В таком содружестве оператор является не исполнителем, а выразителем замыслов режиссера.
Напомню одну фразу из книги Всеволода Илларионовича Пудовкина «Кинорежиссер и киноматериал», вышедшей в 1926 году: «...приступают к фактической съемке. И в работу входит новое лицо — человек, вооруженный аппаратом, производящий самую съемку, — оператор. Здесь режиссер должен преодолеть новое препятствие: между набранным и приготовленным материалом и между будущим произведением искусства стоит съемочный аппарат и управляющий им человек».
В фильмах, поставленных Пудовкиным, я на протяжении тридцати лет совместной работы был этим человеком «управляющим киноаппаратом», то есть тем «препятствием», которое должен преодолеть режиссер.
«В руках оператора, — продолжает свою мысль Пудовкин, — находятся те реальные технические возможности, при помощи которых можно осуществить отвлеченный замысел режиссера». И далее: «Верно найденная точка зрения определяет выразительность будущего изображения».
Эти слова я запомнил навсегда. Я понял свою творческую задачу кинооператора как поиск таких «точек съемки», которые совпадали с «точкой зрения» Пудовкина-режиссера.
Это произошло, разумеется, не сразу. И то, чего мы добились в картине «Мать» и «Конец Санкт-Петербурга», было подготовлено совместной работой над нашими первыми картинами — «Механика головного мозга», «Шахматная горячка».

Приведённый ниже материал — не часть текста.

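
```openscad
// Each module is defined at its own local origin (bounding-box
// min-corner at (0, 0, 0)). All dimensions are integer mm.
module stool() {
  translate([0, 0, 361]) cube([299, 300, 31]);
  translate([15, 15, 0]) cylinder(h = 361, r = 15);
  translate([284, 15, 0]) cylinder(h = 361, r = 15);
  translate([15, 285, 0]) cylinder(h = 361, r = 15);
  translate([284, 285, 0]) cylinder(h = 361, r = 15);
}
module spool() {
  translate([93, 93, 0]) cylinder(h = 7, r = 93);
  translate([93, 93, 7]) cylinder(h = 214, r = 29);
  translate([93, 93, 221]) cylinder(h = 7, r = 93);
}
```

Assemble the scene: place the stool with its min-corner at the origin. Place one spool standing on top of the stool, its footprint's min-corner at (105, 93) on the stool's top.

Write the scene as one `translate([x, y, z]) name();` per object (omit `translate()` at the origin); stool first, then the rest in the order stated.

stool();
translate([105, 93, 392]) spool();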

Думается, неверно считать, что Пудовкин пришел к постановке своих классических фильмов только с багажом кулешовской школы. Мне кажется, что для Пудовкина период работы сначала у Гардина, а затем в мастерской Кулешова был только периодом технической учебы. Под руководством этих режиссеров Пудовкин испробовал все творческие профессии кино и превосходно изучил кинопроизводство. Но именно в это время он много работал и сам, размышлял о возможностях нового вида искусства — кино, готовился к самостоятельным съемкам. Подлинно творческая жизнь Всеволода Пудовкина началась с постановки фильма «Механика головного мозга» на кинофабрике «Межрабпом-Русь».

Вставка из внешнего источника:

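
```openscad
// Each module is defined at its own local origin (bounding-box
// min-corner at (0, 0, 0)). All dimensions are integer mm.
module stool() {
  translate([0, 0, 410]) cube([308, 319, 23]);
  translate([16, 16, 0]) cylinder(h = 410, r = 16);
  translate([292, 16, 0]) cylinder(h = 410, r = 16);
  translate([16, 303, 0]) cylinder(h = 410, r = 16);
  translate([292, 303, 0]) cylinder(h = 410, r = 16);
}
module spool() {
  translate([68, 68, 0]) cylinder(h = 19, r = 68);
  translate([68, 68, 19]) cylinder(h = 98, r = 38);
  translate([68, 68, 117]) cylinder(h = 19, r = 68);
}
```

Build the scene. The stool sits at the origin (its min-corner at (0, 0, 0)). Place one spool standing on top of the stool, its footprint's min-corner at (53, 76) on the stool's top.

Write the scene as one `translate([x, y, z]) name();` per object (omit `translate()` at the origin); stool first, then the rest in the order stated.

stool();
translate([53, 76, 433]) spool();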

Химик по образованию, Пудовкин обладал строгим и ясным умом ученого, врожденной склонностью к исследовательской дея- тельности. Монтажную разработку фильма «Механика головного мозга» он осуществил на высокой научной основе как отлично подготовленный математик и физиолог (я думаю, что если бы Всеволод Илларионович дожил до наших дней, то кибернетика в его лице приобрела бы самого горячего сторонника). Найденный им принцип монтажного изложения материала позволил с исчерпывающей полнотой и достоверностью изложить идеи И. П. Павлова о высшей нервной деятельности.
Я не помню, публиковалось ли это где-нибудь или нет, но после фильма «Механика головного мозга» Пудовкин долго обдумывал возможность постановки, иллюстрирующей «Диалектику природы» Ф. Энгельса. Да и работа над «Механикой головного мозга» была для Пудовкина, если можно так выразиться, своеобразным практикумом по материалистической философии. Ведь каждый эксперимент, иллюстрирующий учение Павлова, Пудовкину надо было не только воспроизвести для съемки, но и научно поставить. Работая над фильмом, Всеволод Илларионович превращался в научного экспериментатора, повторившего и проверившего классические опыты Павлова, и это он делал с большой охотой, ответственно и предельно добросовестно.

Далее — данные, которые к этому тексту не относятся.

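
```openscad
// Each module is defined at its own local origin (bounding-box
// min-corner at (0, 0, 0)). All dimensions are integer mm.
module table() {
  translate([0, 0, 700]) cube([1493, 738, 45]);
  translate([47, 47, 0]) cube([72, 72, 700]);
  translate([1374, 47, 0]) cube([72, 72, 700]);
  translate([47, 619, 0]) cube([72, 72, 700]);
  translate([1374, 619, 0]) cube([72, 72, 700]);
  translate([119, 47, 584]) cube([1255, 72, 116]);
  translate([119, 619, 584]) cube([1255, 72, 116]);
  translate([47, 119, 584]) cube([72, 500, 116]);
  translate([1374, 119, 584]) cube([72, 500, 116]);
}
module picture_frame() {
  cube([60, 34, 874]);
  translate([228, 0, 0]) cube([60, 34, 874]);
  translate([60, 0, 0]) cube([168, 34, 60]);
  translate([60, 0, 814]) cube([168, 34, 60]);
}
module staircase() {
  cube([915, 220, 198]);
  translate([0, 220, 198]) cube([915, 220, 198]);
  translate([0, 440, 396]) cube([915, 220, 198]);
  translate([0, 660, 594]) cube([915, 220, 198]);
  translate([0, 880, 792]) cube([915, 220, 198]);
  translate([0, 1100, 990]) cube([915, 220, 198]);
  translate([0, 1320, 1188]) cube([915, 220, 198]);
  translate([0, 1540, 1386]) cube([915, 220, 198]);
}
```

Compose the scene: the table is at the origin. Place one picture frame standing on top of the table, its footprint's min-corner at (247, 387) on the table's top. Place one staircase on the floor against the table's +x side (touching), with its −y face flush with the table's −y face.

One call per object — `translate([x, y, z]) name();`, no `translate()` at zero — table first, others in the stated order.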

Закваска ученого-естествоиспытателя в нем сидела глубоко, и постановка научных экспериментов его увлекала. Ведь он пришел в кинематограф от науки не потому, что оказался не способным к научной работе. Нет, он, вероятно, в равной мере любил и науку и искусство, и в новом кинематографическом искусстве, в его разработке, в исследовании его собственных возможностей выступал как ученый. Его новый метод монтажа, в основе которого лежит анализ явлений при съемке и синтез при монтаже, не только прошел практическую проверку в процессе постановки «Механики головного мозга», но и оказался вообще необходимым для изложения научно-экспериментального материала. Часами просиживая в лаборатории профессора Д. И. Фурсикова, Пудовкин помогал ему в постановке экспериментов, а затем составлял точнейший план съемки, строго соответствующий порядку прохождения этих экспериментов.
Для Пудовкина (также и для меня) работа над фильмом «Механика головного мозга» была не только школой кинематографического мастерства. Это был своеобразный университет марксизма-ленинизма, в который так счастливо привела нас практика творческой работы. И это обстоятельство сыграло немалую роль в последующем идейном и творческом развитии Пудовкина, становлении его как партийного художника-реалиста.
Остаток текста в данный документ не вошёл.